The View From The Loft


Everybody knows Newnan as the “City of Homes,” which for most of us conjures up images of the mansions and craftsman style cottages of Greenville and LaGrange streets.  Hidden behind all the grandeur and discreetly tucked away is another of Newnan’s treasures, the warehouses and mills of the bygone textile empire. In some cities these types of buildings will never have another life, but in Newnan that is not the case.

The movie industry and the demand for loft living has breathed new life into these turn-of-the- twentieth-century jewels. Built of local brick, stone and heart pine, these structures offer soaring ceilings and casual undefined spaces that cater to younger crowds, as well as to the cosmopolitan movie business, those seeking an urban experience away from the hassles of traffic and the older “downsizing crowd.”  Lofts like this one, located in the old cotton mill in Cole Town, are the perfect setting for the possessions of budget minded young people as well as those more settled collectors of antiques, mid-century modern items and contemporary furniture and art.

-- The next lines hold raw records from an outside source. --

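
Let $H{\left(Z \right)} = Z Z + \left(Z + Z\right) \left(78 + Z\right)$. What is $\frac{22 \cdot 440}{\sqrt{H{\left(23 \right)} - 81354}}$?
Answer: $- \frac{9680 i \sqrt{76179}}{76179} \approx - 35.072 i$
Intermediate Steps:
$H{\left(Z \right)} = Z^{2} + 2 Z \left(78 + Z\right)$
$\frac{22 \cdot 440}{\sqrt{H{\left(23 \right)} - 81354}} = \frac{22 \cdot 440}{\sqrt{3 \cdot 23 \left(52 + 23\right) - 81354}} = \frac{9680}{\sqrt{3 \cdot 23 \cdot 75 - 81354}} = \frac{9680}{\sqrt{5175 - 81354}} = \frac{9680}{\sqrt{-76179}} = \frac{9680}{i \sqrt{76179}} = 9680 \left(- \frac{i \sqrt{76179}}{76179}\right) = - \frac{9680 i \sqrt{76179}}{76179}$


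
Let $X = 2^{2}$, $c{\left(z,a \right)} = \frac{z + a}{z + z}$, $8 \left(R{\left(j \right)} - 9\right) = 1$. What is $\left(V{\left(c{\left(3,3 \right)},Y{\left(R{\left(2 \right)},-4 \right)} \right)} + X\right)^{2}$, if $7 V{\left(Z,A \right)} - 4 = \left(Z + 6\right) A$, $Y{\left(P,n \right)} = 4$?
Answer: $\frac{3600}{49} \approx 73.469$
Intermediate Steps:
$R{\left(j \right)} = \frac{73}{8}$ ($R{\left(j \right)} = 9 + \frac{1}{8} \cdot 1 = 9 + \frac{1}{8} = \frac{73}{8}$)
$c{\left(z,a \right)} = \frac{a + z}{2 z}$
$X = 4$
$V{\left(Z,A \right)} = \frac{4}{7} + \frac{A \left(6 + Z\right)}{7}$ ($V{\left(Z,A \right)} = \frac{4}{7} + \frac{\left(Z + 6\right) A}{7} = \frac{4}{7} + \frac{\left(6 + Z\right) A}{7} = \frac{4}{7} + \frac{A \left(6 + Z\right)}{7}$)
$\left(V{\left(c{\left(3,3 \right)},Y{\left(R{\left(2 \right)},-4 \right)} \right)} + X\right)^{2} = \left(\left(\frac{4}{7} + \frac{6}{7} \cdot 4 + \frac{1}{7} \cdot 4 \frac{3 + 3}{2 \cdot 3}\right) + 4\right)^{2} = \left(\left(\frac{4}{7} + \frac{24}{7} + \frac{1}{7} \cdot 4 \cdot \frac{1}{2} \cdot \frac{1}{3} \cdot 6\right) + 4\right)^{2} = \left(\left(\frac{4}{7} + \frac{24}{7} + \frac{1}{7} \cdot 4 \cdot 1\right) + 4\right)^{2} = \left(\left(\frac{4}{7} + \frac{24}{7} + \frac{4}{7}\right) + 4\right)^{2} = \left(\frac{32}{7} + 4\right)^{2} = \left(\frac{60}{7}\right)^{2} = \frac{3600}{49}$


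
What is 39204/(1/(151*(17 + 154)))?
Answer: 1012286484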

The bigger story here is that any viable community makes a quality of life statement based on its commitment to its history, its attention to its built environment and its willingness to welcome creative people.  Preservationists will also point out that adaptive reuse of historic buildings is an efficient way to use bricks that are already made and trees that are already cut down, lessening the impact of new construction on the community. As the nation’s ninth largest metropolitan area continues to creep our way, it is critical to resolve to be open and receptive to expansion and new ideas but steadfast in our commitment to protect those things which will prevent us from becoming just another nameless suburb.  The arts, museums, sports and recreation, places of worship and friendly people who possess “pride of place” will ensure that we remain the 21st century’s “City of Homes.”

(Jim Coleman is twice retired as a financial advisor and flight attendant. A theatre geek, musician, arts administrator and preservationist, he lived a relatively obscure life until he crossed paths with Corby Winters. Jim chose Newnan as his new forever home five years ago and is dedicated to making our community the best it can be.)